E così lo scorrere lento, ma inesorabile, del tempo ha fatto ammainare un'altra bandiera. Andrea Barzagli, 38 anni, di cui gli ultimi otto e mezzo trascorsi in maglia bianconera, lascia il calcio.
Andrea arrivò a Torino un gelido Gennaio del 2011, fortemente voluto da Gigi Delneri, allora allenatore della prima Juventus dell'era Andrea Agnelli.
Il tecnico di Aquileia lo aveva già avuto ai suoi ordini al Chievo nella stagione 2003/'04, la prima di Barzagli in serie A, poi nella stagione 2005/'06 a Palermo e quindi, conoscendolo e stimandolo, lo rivolle con sé per puntellare una difesa più simile a un colabrodo che non alla ormai leggendaria B-BBC contiana e allegriana.

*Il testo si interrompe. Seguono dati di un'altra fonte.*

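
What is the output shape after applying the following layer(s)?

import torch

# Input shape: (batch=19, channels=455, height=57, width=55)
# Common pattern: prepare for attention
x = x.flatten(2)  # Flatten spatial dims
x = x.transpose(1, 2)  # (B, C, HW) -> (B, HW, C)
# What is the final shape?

Input shape: (19, 455, 57, 55)
  -> after flatten(2): (19, 455, 3135)
Output shape: (19, 3135, 455)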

Perché pare incredibile, oggi, ma il celeberrimo acronimo che sta per "Buffon; Barzagli, Bonucci, Chiellini" ebbe la sua nascita in una delle stagioni più disgraziate della storia del club. Barzagli fu acquistato dal Wolfsburg per soli cinquecentomila euro, dopo che in Germania contribuì a scrivere l'incredibile storia dell'unico campionato vinto dalla squadra sassone alla cui corte giunse dopo quattro ottime stagioni a Palermo, coronate con la convocazione e con la partecipazione al vittorioso mondiale del 2006. Stagione disgraziata, dicevo, che a metà del suo cammino vedeva la Juve veleggiare, fra una prestazione straordinaria e un'altra decisamente meno scintillante, nelle zone alte della classifica, fino a che Quagliarella, letteralmente in stato di grazia, non si ruppe i legamenti del ginocchio. Da allora fu una lenta agonia, una discesa agli inferi del secondo settimo posto consecutivo in campionato che in quella stagione non garantì neppure il preliminare di Europa League.
Di quella squadra Barzagli fu uno dei pochissimi a non naufragare malamente. Nessuna prestazione straordinaria, ma neppure una mediocre. E infatti Barzagli fu da subito il pilastro difensivo sul quale Antonio Conte l'anno successivo ricostruì la storia della Juve; prima nella difesa a quattro, poi nella versione a tre, varata per far convivere i tre fantastici difensori centrali che il tecnico salentino aveva plasmato a mò di fuoriclasse. Nasceva così ufficialmente la BBC. Di quei tre Barzagli non aveva la tecnica da centrocampista e il lancio preciso di Bonucci, né la ferocia rissaiola da calcio argentino degli anni '70 di Chiellini nelle marcature, ma aveva una capacità di leggere l'azione avversaria, di tenere la posizione, di essere tanto marcatore insuperabile quanto intelligente iniziatore della manovra, che lo rendeva il più completo ed affidabile fra i tre.
Passò quindi dalle buone prestazioni durante il breve regno di Delneri a partite eccezionali, da spellarsi le mani, nel triennio con Conte e nei primi tre anni con Allegri. Mai un errore, mai una sbavatura, mai una partita che non fosse al di sotto del 6,5 in pagella e tantissime dall'8 in sù. Un giocatore solido nella testa quanto nel fisico con quel pettone da culturista che lo rende tanto imponente. Un giocatore tatticamente duttile, capace persino di cavarsela nell'insolito e poco comprensibile ruolo che Allegri gli aveva di tanto in tanto imposto, nelle ultime tre stagioni, di terzino destro nella difesa a quattro, un ruolo che lo rendeva adatto a far cambiare in un amen l'assetto tattico difensivo passando dalla linea a quattro a quella a tre.
Ma le doti di Barzagli non si possono limitare a quelle ben visibili sul campo, ma anche a quelle di uomo retto e di leader silenzioso dello spogliatoio. Mai una polemica, mai un atteggiamento fuori dalle righe, professionale ad un livello altissimo, persino nelle ultime due stagioni che la carta d'identità gli ha imposto di affrontare praticamente da riserva, ma sempre da grande uomo di spogliatoio.
Ci mancherà Barzagli. Ci mancherà tutto di un uomo e di un calciatore straordinario che si è scoperto tale oltre i trent'anni. Un patrimonio del club che andrà preservato non solo nelle stanze eleganti del J-Museum, come ha detto il Presidente Agnelli, ma anche e soprattutto in società nella quale, sembra persino inutile dirlo, gli si dovrà trovare il giusto ruolo manageriale, perché l'identità del club si deve tramandare con l'esempio e con la presenza costante di chi quell'esempio ha saputo darlo a tutti quanti abbiano lavorato e vissuto con lui.
Grazie Andrea. E arrivederci a presto.